# Slideshows from Photos



## Bobw235 (Jan 3, 2016)

Took some time the last few days to create a few slide shows from my photos over the years.  Used my Macbook Pro.  The built in program templates with music make it so easy.  One that I created was for my grandkids and son, with a photo essay on my father-in-law, who just passed away.  My son loved it and it should be a good way for my grandkids to see the man they never knew.  My eyes filled up the first time I watched it.  

Then I put together a longer group from our 2 weeks in St. Ives, UK last year.  A good way for the grandkids to look back on their time with us.  It was a fun vacation and as I made this slide show, I realize how many great shots I took.

Do any of you put together slide shows and send them out to relatives?


----------



## 911 (Jan 3, 2016)

We do. I use Kizoa because it is fun to experiment with all kinds of the different features in the program. It's kind of like making a memory book for future generations to view. I put them on a 256 KB flash drive and keep adding to it. I have so many of them already completed, I may just get a 1 TB hard drive and put them all on it.


----------



## Ken N Tx (Jan 4, 2016)

Bobw235 said:


> Took some time the last few days to create a few slide shows from my photos over the years.  Used my Macbook Pro.  The built in program templates with music make it so easy.  One that I created was for my grandkids and son, with a photo essay on my father-in-law, who just passed away.  My son loved it and it should be a good way for my grandkids to see the man they never knew.  My eyes filled up the first time I watched it.
> 
> Then I put together a longer group from our 2 weeks in St.
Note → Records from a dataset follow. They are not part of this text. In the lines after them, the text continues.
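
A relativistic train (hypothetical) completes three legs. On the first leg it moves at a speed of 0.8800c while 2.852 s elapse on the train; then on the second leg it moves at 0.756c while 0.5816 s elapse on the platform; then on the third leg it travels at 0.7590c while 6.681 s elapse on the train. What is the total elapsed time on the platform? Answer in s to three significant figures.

Δt = 16.8 s

Leg 1: γ = 1/√(1 − 0.8800²) = 1/√0.2256 = 2.105; Δt_1 = 2.105 × 2.852 = 6.005 s.
Leg 2: 0.5816 s is already measured on the platform.
Leg 3: γ = 1/√(1 − 0.7590²) = 1/√0.4239 = 1.536; Δt_3 = 1.536 × 6.681 = 10.26 s.
Total: 6.005 + 0.5816 + 10.26 s.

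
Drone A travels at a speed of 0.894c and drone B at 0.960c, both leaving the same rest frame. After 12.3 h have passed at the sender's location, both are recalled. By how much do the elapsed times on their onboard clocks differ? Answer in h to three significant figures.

|τ_A − τ_B| = 2.07 h

A: γ = 1/√(1 − 0.894²) = 1/√0.2008 = 2.232; τ_A = 12.3/2.232 = 5.511 h.
B: γ = 1/√(1 − 0.960²) = 1/√0.07840 = 3.571; τ_B = 12.3/3.571 = 3.444 h.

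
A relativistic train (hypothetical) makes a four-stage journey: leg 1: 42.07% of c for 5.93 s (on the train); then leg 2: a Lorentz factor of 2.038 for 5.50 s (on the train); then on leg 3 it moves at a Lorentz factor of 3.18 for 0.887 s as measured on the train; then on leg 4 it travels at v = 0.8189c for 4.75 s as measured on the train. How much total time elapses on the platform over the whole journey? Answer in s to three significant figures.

Leg 1: β = 0.4207; γ = 1/√(1 − 0.4207²) = 1/√0.8230 = 1.102; Δt_1 = 1.102 × 5.93 = 6.537 s.
Leg 2: γ = 2.038; Δt_2 = 2.038 × 5.50 = 11.21 s.
Leg 3: γ = 3.18; Δt_3 = 3.180 × 0.887 = 2.821 s.
Leg 4: γ = 1/√(1 − 0.8189²) = 1/√0.3294 = 1.742; Δt_4 = 1.742 × 4.75 = 8.276 s.
Total: 6.537 + 11.21 + 2.821 + 8.276 s.

Δt = 28.8 s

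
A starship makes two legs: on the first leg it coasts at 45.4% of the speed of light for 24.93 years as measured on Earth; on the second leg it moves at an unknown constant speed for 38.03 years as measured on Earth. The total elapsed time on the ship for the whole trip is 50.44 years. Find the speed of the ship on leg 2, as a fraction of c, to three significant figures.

β = 0.670

Leg 1: β = 0.454; γ = 1/√(1 − 0.454²) = 1/√0.7939 = 1.122; τ_1 = 24.93/1.122 = 22.21 years.
Leg 2: speed unknown; τ_2 = 38.03/γ_2.
Total proper time: 22.21 + τ_2 = 50.44, so τ_2 = 50.44 − 22.21 = 28.23 years.
γ_2 = 38.03/28.23 = 1.347; β = √(1 − 1/γ²) = √0.4491.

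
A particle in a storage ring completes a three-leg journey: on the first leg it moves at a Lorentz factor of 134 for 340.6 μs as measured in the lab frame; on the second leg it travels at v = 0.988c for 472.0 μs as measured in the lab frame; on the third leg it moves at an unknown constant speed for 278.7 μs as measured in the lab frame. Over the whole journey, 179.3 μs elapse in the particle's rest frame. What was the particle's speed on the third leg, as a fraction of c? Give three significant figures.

Leg 1: γ = 134; τ_1 = 340.6/134.0 = 2.542 μs.
Leg 2: γ = 1/√(1 − 0.988²) = 1/√0.02386 = 6.474; τ_2 = 472.0/6.474 = 72.90 μs.
Leg 3: speed unknown; τ_3 = 278.7/γ_3.
Total proper time: 2.542 + 72.90 + τ_3 = 179.3, so τ_3 = 179.3 − 75.44 = 103.9 μs.
γ_3 = 278.7/103.9 = 2.684; β = √(1 − 1/γ²) = √0.8611.

β = 0.928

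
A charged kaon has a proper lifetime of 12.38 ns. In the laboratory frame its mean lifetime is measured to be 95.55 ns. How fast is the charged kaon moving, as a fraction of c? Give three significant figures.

β = 0.992

γ = Δt/τ₀ = 95.55/12.38 = 7.718
β = √(1 − 1/γ²) = √(1 − 0.01679) = √0.9832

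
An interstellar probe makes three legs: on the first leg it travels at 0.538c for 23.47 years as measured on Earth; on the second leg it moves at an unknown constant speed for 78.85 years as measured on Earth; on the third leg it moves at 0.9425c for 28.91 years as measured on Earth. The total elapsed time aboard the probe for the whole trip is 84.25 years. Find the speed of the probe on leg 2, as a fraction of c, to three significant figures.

β = 0.719

Leg 1: γ = 1/√(1 − 0.538²) = 1/√0.7106 = 1.186; τ_1 = 23.47/1.186 = 19.78 years.
Leg 2: speed unknown; τ_2 = 78.85/γ_2.
Leg 3: γ = 1/√(1 − 0.9425²) = 1/√0.1117 = 2.992; τ_3 = 28.91/2.992 = 9.662 years.
Total proper time: 19.78 + τ_2 + 9.662 = 84.25, so τ_2 = 84.25 − 29.45 = 54.80 years.
γ_2 = 78.85/54.80 = 1.439; β = √(1 − 1/γ²) = √0.5169.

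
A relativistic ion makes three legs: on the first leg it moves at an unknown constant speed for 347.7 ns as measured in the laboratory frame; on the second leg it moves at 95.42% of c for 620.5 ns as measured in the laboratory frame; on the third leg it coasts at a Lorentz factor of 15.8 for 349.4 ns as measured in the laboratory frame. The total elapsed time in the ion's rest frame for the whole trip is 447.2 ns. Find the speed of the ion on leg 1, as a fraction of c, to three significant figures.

β = 0.725

Leg 1: speed unknown; τ_1 = 347.7/γ_1.
Leg 2: β = 0.9542; γ = 1/√(1 − 0.9542²) = 1/√0.08950 = 3.343; τ_2 = 620.5/3.343 = 185.6 ns.
Leg 3: γ = 15.8; τ_3 = 349.4/15.80 = 22.11 ns.
Total proper time: τ_1 + 185.6 + 22.11 = 447.2, so τ_1 = 447.2 − 207.7 = 239.5 ns.
γ_1 = 347.7/239.5 = 1.452; β = √(1 − 1/γ²) = √0.5257.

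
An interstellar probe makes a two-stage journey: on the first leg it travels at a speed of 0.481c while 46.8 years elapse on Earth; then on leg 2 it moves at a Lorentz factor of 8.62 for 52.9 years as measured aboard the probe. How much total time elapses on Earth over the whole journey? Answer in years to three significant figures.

Δt = 503 years

Leg 1: 46.8 years is already measured on Earth.
Leg 2: γ = 8.62; Δt_2 = 8.620 × 52.9 = 456.0 years.
Total: 46.80 + 456.0 years.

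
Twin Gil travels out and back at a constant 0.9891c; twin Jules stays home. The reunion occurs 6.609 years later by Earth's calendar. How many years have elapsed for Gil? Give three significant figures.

τ = 0.973 years

γ = 1/√(1 − 0.9891²) = 1/√0.02168 = 6.791
Gil's clock measures proper time along the trip: τ = Δt/γ = 6.609/6.791 years.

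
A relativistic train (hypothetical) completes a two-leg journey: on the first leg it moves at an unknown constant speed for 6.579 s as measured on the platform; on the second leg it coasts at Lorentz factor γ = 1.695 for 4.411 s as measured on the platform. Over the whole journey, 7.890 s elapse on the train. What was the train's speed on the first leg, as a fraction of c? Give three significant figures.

Leg 1: speed unknown; τ_1 = 6.579/γ_1.
Leg 2: γ = 1.695; τ_2 = 4.411/1.695 = 2.602 s.
Total proper time: τ_1 + 2.602 = 7.890, so τ_1 = 7.890 − 2.602 = 5.288 s.
γ_1 = 6.579/5.288 = 1.244; β = √(1 − 1/γ²) = √0.3540.

β = 0.595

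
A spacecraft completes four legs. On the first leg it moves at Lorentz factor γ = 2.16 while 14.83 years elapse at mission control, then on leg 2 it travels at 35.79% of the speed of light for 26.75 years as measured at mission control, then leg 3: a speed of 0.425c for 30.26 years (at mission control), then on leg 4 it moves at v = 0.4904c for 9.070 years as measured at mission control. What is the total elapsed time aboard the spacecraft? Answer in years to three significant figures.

Leg 1: γ = 2.16; τ_1 = 14.83/2.160 = 6.866 years.
Leg 2: β = 0.3579; γ = 1/√(1 − 0.3579²) = 1/√0.8719 = 1.071; τ_2 = 26.75/1.071 = 24.98 years.
Leg 3: γ = 1/√(1 − 0.425²) = 1/√0.8194 = 1.105; τ_3 = 30.26/1.105 = 27.39 years.
Leg 4: γ = 1/√(1 − 0.4904²) = 1/√0.7595 = 1.147; τ_4 = 9.070/1.147 = 7.904 years.
Total: 6.866 + 24.98 + 27.39 + 7.904 years.

τ = 67.1 years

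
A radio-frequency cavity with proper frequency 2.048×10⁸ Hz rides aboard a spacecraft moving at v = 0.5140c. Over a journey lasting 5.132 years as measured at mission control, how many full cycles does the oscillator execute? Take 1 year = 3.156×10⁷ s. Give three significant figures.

N = 2.85×10¹⁶

γ = 1/√(1 − 0.5140²) = 1/√0.7358 = 1.166
The oscillator's own cycle count is N = f × τ where τ is the proper time aboard the spacecraft. τ = Δt/γ = 5.132/1.166 = 4.402 years = 1.389×10⁸ s.
N = 2.048×10⁸ × 1.389×10⁸ = 2.845×10¹⁶.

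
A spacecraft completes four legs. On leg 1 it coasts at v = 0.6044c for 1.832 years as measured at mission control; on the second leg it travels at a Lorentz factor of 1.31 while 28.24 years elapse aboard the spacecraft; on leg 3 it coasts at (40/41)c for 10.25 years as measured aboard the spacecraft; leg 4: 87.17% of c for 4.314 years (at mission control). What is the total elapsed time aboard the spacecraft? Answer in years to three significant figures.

τ = 42.1 years

Leg 1: γ = 1/√(1 − 0.6044²) = 1/√0.6347 = 1.255; τ_1 = 1.832/1.255 = 1.460 years.
Leg 2: 28.24 years is already measured aboard the spacecraft.
Leg 3: 10.25 years is already measured aboard the spacecraft.
Leg 4: β = 0.8717; γ = 1/√(1 − 0.8717²) = 1/√0.2401 = 2.041; τ_4 = 4.314/2.041 = 2.114 years.
Total: 1.460 + 28.24 + 10.25 + 2.114 years.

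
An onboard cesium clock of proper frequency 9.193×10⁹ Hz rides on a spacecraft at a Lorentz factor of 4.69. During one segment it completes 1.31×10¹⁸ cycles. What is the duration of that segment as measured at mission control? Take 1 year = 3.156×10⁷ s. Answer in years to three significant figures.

γ = 4.69
Proper time for N cycles: τ = N/f = 1.31×10¹⁸/(9.193×10⁹) = 1.425×10⁸ s = 4.515 years.
Lab-frame duration Δt = γτ = 4.690 × 4.515 = 21.18 years.

Δt = 21.2 years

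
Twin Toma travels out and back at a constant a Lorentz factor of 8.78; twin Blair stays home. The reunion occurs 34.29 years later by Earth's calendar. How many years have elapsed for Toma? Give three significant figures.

γ = 8.78
Toma's clock measures proper time along the trip: τ = Δt/γ = 34.29/8.780 years.

τ = 3.91 years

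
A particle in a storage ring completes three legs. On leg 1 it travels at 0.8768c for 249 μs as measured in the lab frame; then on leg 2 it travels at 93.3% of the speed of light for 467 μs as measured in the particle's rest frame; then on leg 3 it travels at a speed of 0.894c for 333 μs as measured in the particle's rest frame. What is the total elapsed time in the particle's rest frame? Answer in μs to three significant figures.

τ = 920 μs

Leg 1: γ = 1/√(1 − 0.8768²) = 1/√0.2312 = 2.080; τ_1 = 249/2.080 = 119.7 μs.
Leg 2: 467 μs is already measured in the particle's rest frame.
Leg 3: 333 μs is already measured in the particle's rest frame.
Total: 119.7 + 467.0 + 333.0 μs.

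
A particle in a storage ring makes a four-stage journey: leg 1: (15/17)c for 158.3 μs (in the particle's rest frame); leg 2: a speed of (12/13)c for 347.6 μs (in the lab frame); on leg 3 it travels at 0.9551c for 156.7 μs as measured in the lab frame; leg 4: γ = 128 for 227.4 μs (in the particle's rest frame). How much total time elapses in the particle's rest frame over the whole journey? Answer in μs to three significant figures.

Leg 1: 158.3 μs is already measured in the particle's rest frame.
Leg 2: γ = 1/√(1 − (12/13)²) = 13/5 = 2.600; τ_2 = 347.6/2.600 = 133.7 μs.
Leg 3: γ = 1/√(1 − 0.9551²) = 1/√0.08778 = 3.375; τ_3 = 156.7/3.375 = 46.43 μs.
Leg 4: 227.4 μs is already measured in the particle's rest frame.
Total: 158.3 + 133.7 + 46.43 + 227.4 μs.

τ = 566 μs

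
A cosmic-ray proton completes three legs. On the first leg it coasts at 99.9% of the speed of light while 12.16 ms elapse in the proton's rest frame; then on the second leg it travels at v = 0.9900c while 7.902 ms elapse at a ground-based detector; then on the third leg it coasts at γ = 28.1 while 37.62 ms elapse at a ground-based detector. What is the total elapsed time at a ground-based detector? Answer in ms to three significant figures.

Δt = 317 ms

Leg 1: β = 0.999; γ = 1/√(1 − 0.999²) = 1/√0.001999 = 22.37; Δt_1 = 22.37 × 12.16 = 272.0 ms.
Leg 2: 7.902 ms is already measured at a ground-based detector.
Leg 3: 37.62 ms is already measured at a ground-based detector.
Total: 272.0 + 7.902 + 37.62 ms.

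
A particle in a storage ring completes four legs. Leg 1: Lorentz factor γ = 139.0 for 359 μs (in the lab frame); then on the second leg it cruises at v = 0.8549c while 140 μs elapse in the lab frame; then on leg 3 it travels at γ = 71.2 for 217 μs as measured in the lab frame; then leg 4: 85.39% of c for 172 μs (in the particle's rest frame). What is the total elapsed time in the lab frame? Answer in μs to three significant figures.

Δt = 1050 μs

Leg 1: 359 μs is already measured in the lab frame.
Leg 2: 140 μs is already measured in the lab frame.
Leg 3: 217 μs is already measured in the lab frame.
Leg 4: β = 0.8539; γ = 1/√(1 − 0.8539²) = 1/√0.2709 = 1.921; Δt_4 = 1.921 × 172 = 330.5 μs.
Total: 359.0 + 140.0 + 217.0 + 330.5 μs.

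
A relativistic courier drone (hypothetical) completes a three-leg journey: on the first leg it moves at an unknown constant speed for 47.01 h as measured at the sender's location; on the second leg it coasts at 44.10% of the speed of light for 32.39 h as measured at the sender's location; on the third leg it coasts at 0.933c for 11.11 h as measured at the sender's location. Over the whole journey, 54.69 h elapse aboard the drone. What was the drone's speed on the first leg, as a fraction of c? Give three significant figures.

Leg 1: speed unknown; τ_1 = 47.01/γ_1.
Leg 2: β = 0.4410; γ = 1/√(1 − 0.4410²) = 1/√0.8055 = 1.114; τ_2 = 32.39/1.114 = 29.07 h.
Leg 3: γ = 1/√(1 − 0.933²) = 1/√0.1295 = 2.779; τ_3 = 11.11/2.779 = 3.998 h.
Total proper time: τ_1 + 29.07 + 3.998 = 54.69, so τ_1 = 54.69 − 33.07 = 21.62 h.
γ_1 = 47.01/21.62 = 2.174; β = √(1 − 1/γ²) = √0.7885.

β = 0.888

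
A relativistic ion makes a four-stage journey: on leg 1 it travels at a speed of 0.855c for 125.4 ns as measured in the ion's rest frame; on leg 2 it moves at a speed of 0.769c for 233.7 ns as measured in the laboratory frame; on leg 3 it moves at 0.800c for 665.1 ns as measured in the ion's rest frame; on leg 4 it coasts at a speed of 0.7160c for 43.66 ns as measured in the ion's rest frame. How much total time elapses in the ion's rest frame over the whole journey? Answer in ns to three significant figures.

Leg 1: 125.4 ns is already measured in the ion's rest frame.
Leg 2: γ = 1/√(1 − 0.769²) = 1/√0.4086 = 1.564; τ_2 = 233.7/1.564 = 149.4 ns.
Leg 3: 665.1 ns is already measured in the ion's rest frame.
Leg 4: 43.66 ns is already measured in the ion's rest frame.
Total: 125.4 + 149.4 + 665.1 + 43.66 ns.

τ = 984 ns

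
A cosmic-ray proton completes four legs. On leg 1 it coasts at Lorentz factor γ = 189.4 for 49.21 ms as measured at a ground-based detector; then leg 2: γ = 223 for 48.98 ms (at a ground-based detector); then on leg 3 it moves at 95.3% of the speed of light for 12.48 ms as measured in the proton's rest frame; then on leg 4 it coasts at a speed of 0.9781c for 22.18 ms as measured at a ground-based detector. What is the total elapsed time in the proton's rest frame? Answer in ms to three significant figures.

Leg 1: γ = 189.4; τ_1 = 49.21/189.4 = 0.2598 ms.
Leg 2: γ = 223; τ_2 = 48.98/223.0 = 0.2196 ms.
Leg 3: 12.48 ms is already measured in the proton's rest frame.
Leg 4: γ = 1/√(1 − 0.9781²) = 1/√0.04332 = 4.805; τ_4 = 22.18/4.805 = 4.616 ms.
Total: 0.2598 + 0.2196 + 12.48 + 4.616 ms.

τ = 17.6 ms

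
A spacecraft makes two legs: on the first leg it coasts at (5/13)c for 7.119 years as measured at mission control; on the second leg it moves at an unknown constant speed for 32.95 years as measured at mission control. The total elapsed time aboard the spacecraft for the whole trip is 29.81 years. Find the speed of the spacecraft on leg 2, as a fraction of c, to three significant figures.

Leg 1: γ = 1/√(1 − (5/13)²) = 13/12 ≈ 1.083; τ_1 = 7.119/1.083 = 6.571 years.
Leg 2: speed unknown; τ_2 = 32.95/γ_2.
Total proper time: 6.571 + τ_2 = 29.81, so τ_2 = 29.81 − 6.571 = 23.24 years.
γ_2 = 32.95/23.24 = 1.418; β = √(1 − 1/γ²) = √0.5026.

β = 0.709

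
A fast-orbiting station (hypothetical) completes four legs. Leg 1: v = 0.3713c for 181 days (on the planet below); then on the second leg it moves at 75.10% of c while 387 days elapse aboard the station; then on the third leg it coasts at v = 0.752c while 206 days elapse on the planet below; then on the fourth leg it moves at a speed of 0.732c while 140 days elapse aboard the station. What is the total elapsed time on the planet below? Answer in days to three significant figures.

Leg 1: 181 days is already measured on the planet below.
Leg 2: β = 0.7510; γ = 1/√(1 − 0.7510²) = 1/√0.4360 = 1.514; Δt_2 = 1.514 × 387 = 586.1 days.
Leg 3: 206 days is already measured on the planet below.
Leg 4: γ = 1/√(1 − 0.732²) = 1/√0.4642 = 1.468; Δt_4 = 1.468 × 140 = 205.5 days.
Total: 181.0 + 586.1 + 206.0 + 205.5 days.

Δt = 1180 days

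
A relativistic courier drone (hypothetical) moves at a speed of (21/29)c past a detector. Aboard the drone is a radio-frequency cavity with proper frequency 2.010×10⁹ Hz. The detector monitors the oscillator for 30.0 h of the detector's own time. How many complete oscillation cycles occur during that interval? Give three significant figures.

N = 1.50×10¹⁴

γ = 1/√(1 − (21/29)²) = 29/20 = 1.450
During 30.0 h of lab time, the oscillator's proper time advances by τ = Δt/γ = 30.0/1.450 = 20.69 h = 7.448×10⁴ s.
N = f × τ = 2.010×10⁹ × 7.448×10⁴ = 1.497×10¹⁴.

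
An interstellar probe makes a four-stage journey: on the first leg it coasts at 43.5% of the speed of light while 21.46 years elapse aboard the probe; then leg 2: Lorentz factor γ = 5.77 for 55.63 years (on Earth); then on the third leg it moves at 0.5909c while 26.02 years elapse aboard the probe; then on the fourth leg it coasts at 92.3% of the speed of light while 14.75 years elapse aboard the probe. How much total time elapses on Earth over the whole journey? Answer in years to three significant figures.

Δt = 150 years

Leg 1: β = 0.435; γ = 1/√(1 − 0.435²) = 1/√0.8108 = 1.111; Δt_1 = 1.111 × 21.46 = 23.83 years.
Leg 2: 55.63 years is already measured on Earth.
Leg 3: γ = 1/√(1 − 0.5909²) = 1/√0.6508 = 1.240; Δt_3 = 1.240 × 26.02 = 32.25 years.
Leg 4: β = 0.923; γ = 1/√(1 − 0.923²) = 1/√0.1481 = 2.599; Δt_4 = 2.599 × 14.75 = 38.33 years.
Total: 23.83 + 55.63 + 32.25 + 38.33 years.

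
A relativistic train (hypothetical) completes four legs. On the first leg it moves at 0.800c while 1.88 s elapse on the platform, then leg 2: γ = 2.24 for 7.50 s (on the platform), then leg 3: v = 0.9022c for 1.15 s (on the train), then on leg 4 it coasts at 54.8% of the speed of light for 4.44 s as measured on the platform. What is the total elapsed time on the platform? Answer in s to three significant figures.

Leg 1: 1.88 s is already measured on the platform.
Leg 2: 7.50 s is already measured on the platform.
Leg 3: γ = 1/√(1 − 0.9022²) = 1/√0.1860 = 2.318; Δt_3 = 2.318 × 1.15 = 2.666 s.
Leg 4: 4.44 s is already measured on the platform.
Total: 1.880 + 7.500 + 2.666 + 4.440 s.

Δt = 16.5 s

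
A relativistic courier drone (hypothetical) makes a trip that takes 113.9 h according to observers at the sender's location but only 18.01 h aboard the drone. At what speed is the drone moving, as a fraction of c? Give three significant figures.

The proper time is measured aboard the drone (both events occur at the drone's location); Δt is measured at the sender's location. γ = Δt/τ = 113.9/18.01 = 6.324.
β = √(1 − 1/γ²) = √(1 − 0.02500) = √0.9750

β = 0.987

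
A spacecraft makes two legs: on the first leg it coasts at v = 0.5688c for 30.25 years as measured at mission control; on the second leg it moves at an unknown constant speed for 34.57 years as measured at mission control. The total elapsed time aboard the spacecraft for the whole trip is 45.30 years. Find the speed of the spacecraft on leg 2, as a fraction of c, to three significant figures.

Leg 1: γ = 1/√(1 − 0.5688²) = 1/√0.6765 = 1.216; τ_1 = 30.25/1.216 = 24.88 years.
Leg 2: speed unknown; τ_2 = 34.57/γ_2.
Total proper time: 24.88 + τ_2 = 45.30, so τ_2 = 45.30 − 24.88 = 20.42 years.
γ_2 = 34.57/20.42 = 1.693; β = √(1 − 1/γ²) = √0.6511.

β = 0.807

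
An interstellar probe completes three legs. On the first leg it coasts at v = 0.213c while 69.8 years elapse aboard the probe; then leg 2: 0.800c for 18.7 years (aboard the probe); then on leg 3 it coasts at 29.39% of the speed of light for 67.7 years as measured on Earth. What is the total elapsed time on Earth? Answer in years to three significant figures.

Δt = 170 years

Leg 1: γ = 1/√(1 − 0.213²) = 1/√0.9546 = 1.023; Δt_1 = 1.023 × 69.8 = 71.44 years.
Leg 2: γ = 1/√(1 − 0.800²) = 5/3 ≈ 1.667; Δt_2 = 1.667 × 18.7 = 31.17 years.
Leg 3: 67.7 years is already measured on Earth.
Total: 71.44 + 31.17 + 67.70 years.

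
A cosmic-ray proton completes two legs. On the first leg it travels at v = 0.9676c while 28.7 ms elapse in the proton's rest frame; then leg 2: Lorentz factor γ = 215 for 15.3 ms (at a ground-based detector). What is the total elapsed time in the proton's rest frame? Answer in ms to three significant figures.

τ = 28.8 ms

Leg 1: 28.7 ms is already measured in the proton's rest frame.
Leg 2: γ = 215; τ_2 = 15.3/215.0 = 0.07116 ms.
Total: 28.70 + 0.07116 ms.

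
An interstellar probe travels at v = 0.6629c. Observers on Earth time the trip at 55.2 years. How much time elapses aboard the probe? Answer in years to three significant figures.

τ = 41.3 years

γ = 1/√(1 − 0.6629²) = 1/√0.5606 = 1.336
The interval measured on Earth is the dilated one; the clock aboard the probe measures the proper time τ = Δt/γ = 55.2/1.336 years.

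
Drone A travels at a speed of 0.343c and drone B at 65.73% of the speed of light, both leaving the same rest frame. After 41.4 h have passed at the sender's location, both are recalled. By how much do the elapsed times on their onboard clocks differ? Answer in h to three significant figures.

A: γ = 1/√(1 − 0.343²) = 1/√0.8824 = 1.065; τ_A = 41.4/1.065 = 38.89 h.
B: β = 0.6573; γ = 1/√(1 − 0.6573²) = 1/√0.5680 = 1.327; τ_B = 41.4/1.327 = 31.20 h.

|τ_A − τ_B| = 7.69 h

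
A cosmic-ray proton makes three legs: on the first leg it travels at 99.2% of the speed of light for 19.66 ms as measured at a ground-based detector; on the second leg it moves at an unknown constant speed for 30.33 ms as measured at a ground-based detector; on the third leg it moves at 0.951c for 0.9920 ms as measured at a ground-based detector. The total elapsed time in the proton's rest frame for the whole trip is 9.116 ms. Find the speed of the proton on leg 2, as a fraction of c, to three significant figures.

Leg 1: β = 0.992; γ = 1/√(1 − 0.992²) = 1/√0.01594 = 7.922; τ_1 = 19.66/7.922 = 2.482 ms.
Leg 2: speed unknown; τ_2 = 30.33/γ_2.
Leg 3: γ = 1/√(1 − 0.951²) = 1/√0.09560 = 3.234; τ_3 = 0.9920/3.234 = 0.3067 ms.
Total proper time: 2.482 + τ_2 + 0.3067 = 9.116, so τ_2 = 9.116 − 2.789 = 6.327 ms.
γ_2 = 30.33/6.327 = 4.793; β = √(1 − 1/γ²) = √0.9565.

β = 0.978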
Ives, UK last year.  A good way for the grandkids to look back on their time with us.  It was a fun vacation and as I made this slide show, I realize how many great shots I took.
> 
> Do any of you put together slide shows and send them out to relatives?



I have put together many slides/videos and posted them to YouTube and shared them on my kids FaceBook pages..I love to embarrass them!!


----------